I was often asked to do the most tedious tasks, but I also met the best designers in town and got to work on their projects. I stayed another year before going to work at a design studio, but I look back on the job as the perfect apprenticeship-in the classic medieval tradition. To this day I have a soft spot for press checks in the middle of the night and all those “blue collar” guys who are, in fact such fine craftsmen. One learns that as high tech as it gets, great printing happens in places that feel akin to a printmaking atelier.
Chapter Two: The Marlo Thomas Years
When I was about 26, I moved to New York City because I wanted to try on a completely different life. Not knowing anyone there, I pounded the pavement for six weeks, and had the good fortune of seeing the best firms in the city. (In retrospect, it was like a series of nerve-wracking studio tours.) I was hired by the firm that is now Addison, to design annual reports for several Fortune 500 companies. It was like an intense boot-camp graduate school. Just picture our team staying up until 2:00 a.m., hand-cutting in a new ampersand on each and every mention of “Black & Decker” in the 56-page Black & Decker annual report mechanical, because the night before we went to press the client decided he hated the ampersand in Univers (this was way before the first Mac).

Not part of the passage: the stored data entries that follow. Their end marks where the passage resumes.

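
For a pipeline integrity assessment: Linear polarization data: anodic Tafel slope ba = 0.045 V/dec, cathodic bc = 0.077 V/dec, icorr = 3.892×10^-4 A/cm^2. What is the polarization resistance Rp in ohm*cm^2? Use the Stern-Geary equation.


Apply the Stern-Geary equation: Rp = ba*bc / (2.303*icorr*(ba+bc))
ba*bc = 0.045*0.077 = 0.003465
ba+bc = 0.122; 2.303*icorr*(ba+bc) = 2.303*3.892×10^-4*0.122 = 1.0935197×10^-4
Rp = 0.003465 / 1.0935197×10^-4 = 31.69 ohm*cm^2

31.69 ohm*cm^2


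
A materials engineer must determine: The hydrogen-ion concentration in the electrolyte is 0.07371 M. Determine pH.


pH = −log10[H+]
pH = −log10(0.07371) = 1.13

1.13


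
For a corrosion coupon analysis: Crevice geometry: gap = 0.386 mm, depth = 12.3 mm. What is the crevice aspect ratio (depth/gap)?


Aspect ratio = depth / gap
Ratio = 12.3 / 0.386 = 31.9

31.9


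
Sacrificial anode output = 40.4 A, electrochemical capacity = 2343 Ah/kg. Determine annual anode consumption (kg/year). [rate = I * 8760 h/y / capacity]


Annual consumption = current * hours per year / capacity
Rate = 40.4 * 8760 / 2343 = 151.0 kg/year

151.0 kg/year


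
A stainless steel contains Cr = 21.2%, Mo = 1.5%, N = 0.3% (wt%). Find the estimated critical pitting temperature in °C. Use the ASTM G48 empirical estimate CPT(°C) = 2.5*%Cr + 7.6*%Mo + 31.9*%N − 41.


Apply the ASTM G48 empirical CPT estimate: CPT(°C) = 2.5*%Cr + 7.6*%Mo + 31.9*%N − 41
2.5*21.2 = 53; 7.6*1.5 = 11.4; 31.9*0.3 = 9.57
CPT = 53 + 11.4 + 9.57 − 41 = 32.97 °C
Rounded to 0.1 °C: CPT ≈ 33.0 °C

33.0 °C


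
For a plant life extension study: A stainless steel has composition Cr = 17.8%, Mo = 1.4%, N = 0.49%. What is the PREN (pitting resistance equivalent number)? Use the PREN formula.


Apply the PREN formula: PREN = Cr + 3.3*Mo + 16*N
PREN = 17.8 + 3.3*1.4 + 16*0.49
PREN = 17.8 + 4.62 + 7.84 = 30.26

30.26


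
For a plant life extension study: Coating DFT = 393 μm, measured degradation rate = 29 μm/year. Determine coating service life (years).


Service life = thickness / degradation rate
Life = 393 / 29 = 13.6 years

13.6 years


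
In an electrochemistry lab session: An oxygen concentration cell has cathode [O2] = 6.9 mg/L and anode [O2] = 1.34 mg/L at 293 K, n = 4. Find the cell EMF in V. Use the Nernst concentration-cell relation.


Apply the Nernst concentration-cell relation: E = (RT/nF)*ln(C_cathode/C_anode)
RT/nF = 8.314*293/(4*96485) = 0.00631187 V
ln(6.9/1.34) = 1.63885
E = 0.00631187 * 1.63885 = 0.01034 V

0.01034 V


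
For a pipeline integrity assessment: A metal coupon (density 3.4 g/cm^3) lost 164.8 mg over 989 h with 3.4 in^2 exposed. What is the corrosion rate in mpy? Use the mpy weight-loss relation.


Apply the mpy weight-loss relation: CR = 534 * W / (D * A * T)
Numerator: 534 * 164.8 = 88003.2
Denominator: 3.4 * 3.4 * 989 = 11432.84
CR = 88003.2 / 11432.84 = 7.6974 mpy

7.6974 mpy


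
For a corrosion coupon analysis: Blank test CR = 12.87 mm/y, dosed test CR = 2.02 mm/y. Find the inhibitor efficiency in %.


Apply the inhibitor-efficiency definition: IE = (CR_blank − CR_inh)/CR_blank × 100
IE = (12.87 − 2.02) / 12.87 × 100
IE = 10.85 / 12.87 × 100 = 84.3 %

84.3 %


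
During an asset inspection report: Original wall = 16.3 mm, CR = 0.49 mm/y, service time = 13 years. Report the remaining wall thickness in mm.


Remaining wall = original − CR × time
t = 16.3 − 0.49*13 = 16.3 − 6.37 = 9.93 mm

9.93 mm


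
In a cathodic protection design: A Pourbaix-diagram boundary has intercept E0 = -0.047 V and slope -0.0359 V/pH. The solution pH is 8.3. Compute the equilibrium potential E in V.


Apply the Pourbaix line equation: E = E0 + slope*pH
E = -0.047 + (-0.0359)*8.3 = -0.047 + (-0.29797) = -0.34497 V
Rounded to 3 decimal places: E = -0.345 V

-0.345 V


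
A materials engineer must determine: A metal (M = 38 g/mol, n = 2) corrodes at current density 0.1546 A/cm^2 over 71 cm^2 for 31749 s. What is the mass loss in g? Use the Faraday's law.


Apply Faraday's law: m = i*A*t*M / (n*F)
Total charge passed Q = i*A*t = 0.1546*71*31749 = 348496.0734 C
m = Q*M/(n*F) = 348496.0734*38/(2*96485) = 68.626 g

68.626 g


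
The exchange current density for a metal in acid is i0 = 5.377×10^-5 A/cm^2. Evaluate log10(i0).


i0 = 5.377×10^-5 A/cm^2
log10(i0) = -4.269

-4.269


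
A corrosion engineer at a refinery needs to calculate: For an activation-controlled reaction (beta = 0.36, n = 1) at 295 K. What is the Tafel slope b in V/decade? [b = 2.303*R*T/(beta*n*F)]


Apply the Tafel slope relation: b = 2.303*R*T/(beta*n*F)
Numerator: 2.303 * 8.314 * 295 = 5648.41
Denominator: 0.36 * 1 * 96485 = 34734.6
b = 5648.41 / 34734.6 = 0.1626 V/decade

0.1626 V/decade


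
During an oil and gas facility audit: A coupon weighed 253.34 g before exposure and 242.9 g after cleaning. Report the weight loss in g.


Weight loss = initial − final
WL = 253.34 − 242.9 = 10.44 g

10.44 g


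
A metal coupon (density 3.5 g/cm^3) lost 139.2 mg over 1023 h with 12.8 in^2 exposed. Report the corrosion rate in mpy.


Apply the mpy weight-loss relation: CR = 534 * W / (D * A * T)
Numerator: 534 * 139.2 = 74332.8
Denominator: 3.5 * 12.8 * 1023 = 45830.4
CR = 74332.8 / 45830.4 = 1.62191 mpy

1.62191 mpy


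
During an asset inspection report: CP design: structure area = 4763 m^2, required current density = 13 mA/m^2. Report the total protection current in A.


I = area * current density, then convert mA → A (÷1000)
I = 4763 * 13 / 1000 = 61.92 A

61.92 A


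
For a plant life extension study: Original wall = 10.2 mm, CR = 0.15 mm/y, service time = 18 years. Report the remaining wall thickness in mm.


Remaining wall = original − CR × time
t = 10.2 − 0.15*18 = 10.2 − 2.7 = 7.5 mm

7.5 mm


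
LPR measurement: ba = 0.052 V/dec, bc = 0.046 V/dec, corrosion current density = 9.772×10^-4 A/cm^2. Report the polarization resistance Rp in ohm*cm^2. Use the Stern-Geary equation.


Apply the Stern-Geary equation: Rp = ba*bc / (2.303*icorr*(ba+bc))
ba*bc = 0.052*0.046 = 0.002392
ba+bc = 0.098; 2.303*icorr*(ba+bc) = 2.303*9.772×10^-4*0.098 = 2.2054818×10^-4
Rp = 0.002392 / 2.2054818×10^-4 = 10.8 ohm*cm^2

10.8 ohm*cm^2


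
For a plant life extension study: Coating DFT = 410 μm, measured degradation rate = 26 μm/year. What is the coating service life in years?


Service life = thickness / degradation rate
Life = 410 / 26 = 15.8 years

15.8 years


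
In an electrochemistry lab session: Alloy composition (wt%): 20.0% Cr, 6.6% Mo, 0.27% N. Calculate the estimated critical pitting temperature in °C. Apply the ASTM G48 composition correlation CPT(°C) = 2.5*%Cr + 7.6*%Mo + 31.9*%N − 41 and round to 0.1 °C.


Apply the ASTM G48 empirical CPT estimate: CPT(°C) = 2.5*%Cr + 7.6*%Mo + 31.9*%N − 41
2.5*20.0 = 50; 7.6*6.6 = 50.16; 31.9*0.27 = 8.613
CPT = 50 + 50.16 + 8.613 − 41 = 67.773 °C
Rounded to 0.1 °C: CPT ≈ 67.8 °C

67.8 °C


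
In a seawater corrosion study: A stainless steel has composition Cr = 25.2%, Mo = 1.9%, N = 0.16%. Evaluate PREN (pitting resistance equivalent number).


Apply the PREN formula: PREN = Cr + 3.3*Mo + 16*N
PREN = 25.2 + 3.3*1.9 + 16*0.16
PREN = 25.2 + 6.27 + 2.56 = 34.03

34.03


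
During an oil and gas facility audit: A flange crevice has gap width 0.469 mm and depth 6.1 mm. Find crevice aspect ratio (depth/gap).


Aspect ratio = depth / gap
Ratio = 6.1 / 0.469 = 13.0

13.0


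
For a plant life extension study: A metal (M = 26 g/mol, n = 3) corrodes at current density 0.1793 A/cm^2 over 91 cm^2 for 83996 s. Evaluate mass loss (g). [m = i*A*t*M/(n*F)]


Apply Faraday's law: m = i*A*t*M / (n*F)
Total charge passed Q = i*A*t = 0.1793*91*83996 = 1370503.9348 C
m = Q*M/(n*F) = 1370503.9348*26/(3*96485) = 123.104 g

123.104 g


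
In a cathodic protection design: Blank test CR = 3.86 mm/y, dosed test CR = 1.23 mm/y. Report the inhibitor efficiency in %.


Apply the inhibitor-efficiency definition: IE = (CR_blank − CR_inh)/CR_blank × 100
IE = (3.86 − 1.23) / 3.86 × 100
IE = 2.63 / 3.86 × 100 = 68.1 %

68.1 %


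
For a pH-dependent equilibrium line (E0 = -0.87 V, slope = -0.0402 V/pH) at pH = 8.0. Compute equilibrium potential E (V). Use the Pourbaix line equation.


Apply the Pourbaix line equation: E = E0 + slope*pH
E = -0.87 + (-0.0402)*8.0 = -0.87 + (-0.3216) = -1.1916 V
Rounded to 4 decimal places: E = -1.1916 V

-1.1916 V


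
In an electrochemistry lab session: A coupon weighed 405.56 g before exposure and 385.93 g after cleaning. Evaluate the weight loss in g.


Weight loss = initial − final
WL = 405.56 − 385.93 = 19.63 g

19.63 g


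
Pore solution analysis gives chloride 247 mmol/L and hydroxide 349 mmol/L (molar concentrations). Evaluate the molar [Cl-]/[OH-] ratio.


Threshold parameter = [Cl-] / [OH-] (molar basis; both in mmol/L, so units cancel)
Ratio = 247 / 349 = 0.71

0.71


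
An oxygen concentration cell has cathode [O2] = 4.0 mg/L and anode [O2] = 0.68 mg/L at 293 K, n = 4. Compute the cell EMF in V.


Apply the Nernst concentration-cell relation: E = (RT/nF)*ln(C_cathode/C_anode)
RT/nF = 8.314*293/(4*96485) = 0.00631187 V
ln(4.0/0.68) = 1.77196
E = 0.00631187 * 1.77196 = 0.01118 V

0.01118 V


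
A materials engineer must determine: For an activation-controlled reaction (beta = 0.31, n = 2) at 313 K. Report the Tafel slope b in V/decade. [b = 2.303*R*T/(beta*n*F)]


Apply the Tafel slope relation: b = 2.303*R*T/(beta*n*F)
Numerator: 2.303 * 8.314 * 313 = 5993.06
Denominator: 0.31 * 2 * 96485 = 59820.7
b = 5993.06 / 59820.7 = 0.1 V/decade

0.1 V/decade


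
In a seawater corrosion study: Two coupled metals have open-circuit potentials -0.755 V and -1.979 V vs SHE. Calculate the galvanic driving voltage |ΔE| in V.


Driving voltage is the absolute potential difference.
|ΔE| = |-0.755 − (-1.979)| = 1.224 V

1.224 V


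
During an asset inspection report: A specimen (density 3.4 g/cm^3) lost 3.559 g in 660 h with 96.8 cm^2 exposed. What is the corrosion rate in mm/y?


Apply the mm/y weight-loss relation: CR = 87600 * W / (D * A * T)
Numerator: 87600 * 3.559 = 311768.4
Denominator: 3.4 * 96.8 * 660 = 217219.2
CR = 311768.4 / 217219.2 = 1.435271 mm/y

1.435271 mm/y


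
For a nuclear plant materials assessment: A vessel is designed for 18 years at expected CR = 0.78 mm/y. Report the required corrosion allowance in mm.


Corrosion allowance = CR × design life
CA = 0.78 * 18 = 14.04 mm

14.04 mm


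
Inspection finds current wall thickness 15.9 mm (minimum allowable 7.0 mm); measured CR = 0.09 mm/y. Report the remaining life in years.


Apply the remaining-life relation: RL = (t_current − t_min) / CR
RL = (15.9 − 7.0) / 0.09 = 8.9 / 0.09 = 98.9 years

98.9 years


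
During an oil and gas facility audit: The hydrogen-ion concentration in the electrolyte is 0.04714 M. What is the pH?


pH = −log10[H+]
pH = −log10(0.04714) = 1.33

1.33


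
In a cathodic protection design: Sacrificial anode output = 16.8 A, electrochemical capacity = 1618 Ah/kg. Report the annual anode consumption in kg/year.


Annual consumption = current * hours per year / capacity
Rate = 16.8 * 8760 / 1618 = 91.0 kg/year

91.0 kg/year


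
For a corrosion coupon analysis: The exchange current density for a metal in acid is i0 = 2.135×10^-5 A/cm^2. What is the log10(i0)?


i0 = 2.135×10^-5 A/cm^2
log10(i0) = -4.671

-4.671


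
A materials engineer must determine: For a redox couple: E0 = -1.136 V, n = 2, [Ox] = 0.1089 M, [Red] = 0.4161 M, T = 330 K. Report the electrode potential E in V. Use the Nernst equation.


Apply the Nernst equation: E = E0 + (RT/nF)*ln([Ox]/[Red])
Step 1: RT/nF = 8.314*330/(2*96485) = 0.01421786 V
Step 2: [Ox]/[Red] = 0.1089/0.4161 = 0.261716
Step 3: ln(0.261716) = -1.340495
Step 4: correction = 0.01421786 * -1.340495 = -0.019 V
E = -1.136 + -0.019 = -1.155 V

-1.155 V


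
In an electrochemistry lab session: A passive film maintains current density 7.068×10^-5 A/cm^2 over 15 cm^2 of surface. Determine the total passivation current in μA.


I = i_pass * A, then convert A → μA (×10^6)
I = 7.068×10^-5 * 15 * 10^6 = 1060.2 μA

1060.2 μA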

All I can say is that I was tested for a brain tumor before the doctors realized that two months of non-stop dizziness was simply due to intense fatigue. However, I will also always remember Len Fury teaching me to determine when to invest in and when to let go of a job before it drove me crazy. And that Les Segal taught me the beauty of drawing ridiculously primitive, deliberately rough sketches as he talked with CEOs-so they could imagine the solution, as opposed to the details.
Chapter Three: What's Entrepreneurship, Anyway?
I returned to LA when I was 28 because I wanted a backyard and a dog. As I was again trying to get my bearings, I started being referred to clients to do projects. I finally figured out I'd better design some damn letterhead so I could do some invoicing. Thus I inadvertently started a design firm. But what did “a firm” mean? The studio was located in Old Town Pasadena at a time when our only neighbors were grungy thrift stores and seedy bars. For the first year, we didn't have enough money to buy tape dispensers so we just kept stacks of tape on our desks. For the first two years, we had to walk down the block to make each Xerox copy. We used my parents' old dining table as the conference table. (During our first meeting with a CEO, one of the legs fell off.) Twenty-two years, two dogs, four studio locations and many long hours later, you could make a case that good design is always about paying dues. I honestly wouldn't have done any of it any differently.